– Килограммов риса. А подмели ещё не весь вагон.

Удод притормозил и решил вклиниться в разговор:

– Это мусор командир.

– Это рис с мусором. – Возразила кладовщица. – Будь мой товар, просеяла бы, промыла и просушила. А потом можно и продавать.

– Неет, командир сказал выбросить в контейнер.

Клавдия горестно вздохнула, махнула рукой и ушла. Глеб предложил Удоду взвесить мешки – ему не верилось, что Клавдия на глазок могла так точно определить размер ущерба. Весы подтвердили – глазовес Клаву не подвел.

Пока вычищали вагон Глеб решил всё же выпить чайку, отдать сторожу гардероб, а там и время обеда подоспеет.

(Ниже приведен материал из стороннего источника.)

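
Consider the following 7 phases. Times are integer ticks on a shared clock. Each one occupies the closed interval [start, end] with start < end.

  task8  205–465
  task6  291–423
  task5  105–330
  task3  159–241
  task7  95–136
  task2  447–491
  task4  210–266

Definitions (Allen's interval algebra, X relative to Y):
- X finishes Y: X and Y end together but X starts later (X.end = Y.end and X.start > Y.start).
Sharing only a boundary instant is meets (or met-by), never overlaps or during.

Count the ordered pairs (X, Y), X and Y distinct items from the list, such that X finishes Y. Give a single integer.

0

Checking all 42 ordered pairs for relation 'finishes'; matching pairs in alphabetical order:
No pair satisfies it.
Count: 0.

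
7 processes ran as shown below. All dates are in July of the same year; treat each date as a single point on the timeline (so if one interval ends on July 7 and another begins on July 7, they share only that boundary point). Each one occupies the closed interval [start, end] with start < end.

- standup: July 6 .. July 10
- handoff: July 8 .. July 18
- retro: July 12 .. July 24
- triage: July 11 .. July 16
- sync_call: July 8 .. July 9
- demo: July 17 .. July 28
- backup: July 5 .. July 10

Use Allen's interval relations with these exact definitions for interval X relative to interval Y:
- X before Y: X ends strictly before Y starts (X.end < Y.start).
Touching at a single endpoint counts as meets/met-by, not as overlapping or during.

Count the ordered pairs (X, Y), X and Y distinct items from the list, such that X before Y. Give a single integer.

Checking all 42 ordered pairs for relation 'before'; matching pairs in alphabetical order:
(backup, demo): backup before demo ✓
(backup, retro): backup before retro ✓
(backup, triage): backup before triage ✓
(standup, demo): standup before demo ✓
(standup, retro): standup before retro ✓
(standup, triage): standup before triage ✓
(sync_call, demo): sync_call before demo ✓
(sync_call, retro): sync_call before retro ✓
(sync_call, triage): sync_call before triage ✓
(triage, demo): triage before demo ✓
Count: 10.

10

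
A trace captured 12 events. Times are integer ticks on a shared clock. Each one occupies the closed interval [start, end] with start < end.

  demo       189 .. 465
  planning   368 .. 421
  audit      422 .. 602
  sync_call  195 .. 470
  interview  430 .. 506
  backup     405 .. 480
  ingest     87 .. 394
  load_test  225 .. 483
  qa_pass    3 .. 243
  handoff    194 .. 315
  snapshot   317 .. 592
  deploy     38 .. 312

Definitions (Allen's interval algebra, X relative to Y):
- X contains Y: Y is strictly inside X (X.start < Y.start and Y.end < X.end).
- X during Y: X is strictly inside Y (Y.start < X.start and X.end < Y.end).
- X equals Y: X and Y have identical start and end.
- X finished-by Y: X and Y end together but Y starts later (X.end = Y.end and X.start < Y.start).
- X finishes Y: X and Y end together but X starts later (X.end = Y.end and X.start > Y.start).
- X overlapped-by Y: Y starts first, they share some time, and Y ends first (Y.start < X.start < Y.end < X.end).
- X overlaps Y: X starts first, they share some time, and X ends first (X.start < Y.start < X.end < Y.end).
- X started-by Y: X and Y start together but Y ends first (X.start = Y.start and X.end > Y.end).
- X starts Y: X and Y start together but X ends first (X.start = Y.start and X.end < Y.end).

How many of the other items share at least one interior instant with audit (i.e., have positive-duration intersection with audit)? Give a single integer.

Target audit = [422, 602].
backup [405, 480] → overlaps → counts.
demo [189, 465] → overlaps → counts.
deploy [38, 312] → before → no.
handoff [194, 315] → before → no.
ingest [87, 394] → before → no.
interview [430, 506] → during → counts.
load_test [225, 483] → overlaps → counts.
planning [368, 421] → before → no.
qa_pass [3, 243] → before → no.
snapshot [317, 592] → overlaps → counts.
sync_call [195, 470] → overlaps → counts.
Total: 6.

6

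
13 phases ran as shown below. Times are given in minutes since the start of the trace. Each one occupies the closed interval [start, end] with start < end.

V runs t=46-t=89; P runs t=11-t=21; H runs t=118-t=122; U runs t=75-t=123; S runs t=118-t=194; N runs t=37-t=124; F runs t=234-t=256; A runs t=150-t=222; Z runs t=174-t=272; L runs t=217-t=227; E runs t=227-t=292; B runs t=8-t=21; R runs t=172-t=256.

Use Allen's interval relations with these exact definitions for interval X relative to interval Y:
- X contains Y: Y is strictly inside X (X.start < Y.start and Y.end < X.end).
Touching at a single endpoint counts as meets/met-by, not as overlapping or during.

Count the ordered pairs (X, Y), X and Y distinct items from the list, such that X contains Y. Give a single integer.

Checking all 156 ordered pairs for relation 'contains'; matching pairs in alphabetical order:
(E, F): E contains F ✓
(N, H): N contains H ✓
(N, U): N contains U ✓
(N, V): N contains V ✓
(R, L): R contains L ✓
(U, H): U contains H ✓
(Z, F): Z contains F ✓
(Z, L): Z contains L ✓
Count: 8.

8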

К чаю Маня положила ему лоток с ленивыми варениками, а Великий прислал свою поэму. Вернее, творение он отправил Манюне, справедливо рассудив, что приятель оценить шедевр по достоинству не сможет. Скорее всего и читать не станет. Маня же к любым текстам относилась внимательно. Было в Латвии время, когда она собиралась купить русскоязычную городскую газету. Великий тогда жил почти миллионером и вложиться в предприятие на пару, предложила ему Маня. С покупкой газеты не вышло, власти независимой страны не позволили иностранцам завладеть средством массовой информации. Тираж массовым нельзя было назвать даже с натяжкой – 3000 печатных экземпляров на 22 тысячи населения. Но срыв проекта Великого не огорчил, пока Маня писала книгу и вела сайт народной журналистики в Латвии, он строчил свои тексты. Завиральных идей у Великого всегда было хоть отбавляй. Маня добросовестно читала, правила тексты что-то подсказывала этому великовозрастному юнкору. И хвалила его работы. Она всех хвалила, но Великого было за что. Теперь, когда они вернулись в Россию, Великий время от времени отправлял жене свои творения.

– Муж не пишет стихи,

– не уходит в полет, и не ищет сапфиры по миру.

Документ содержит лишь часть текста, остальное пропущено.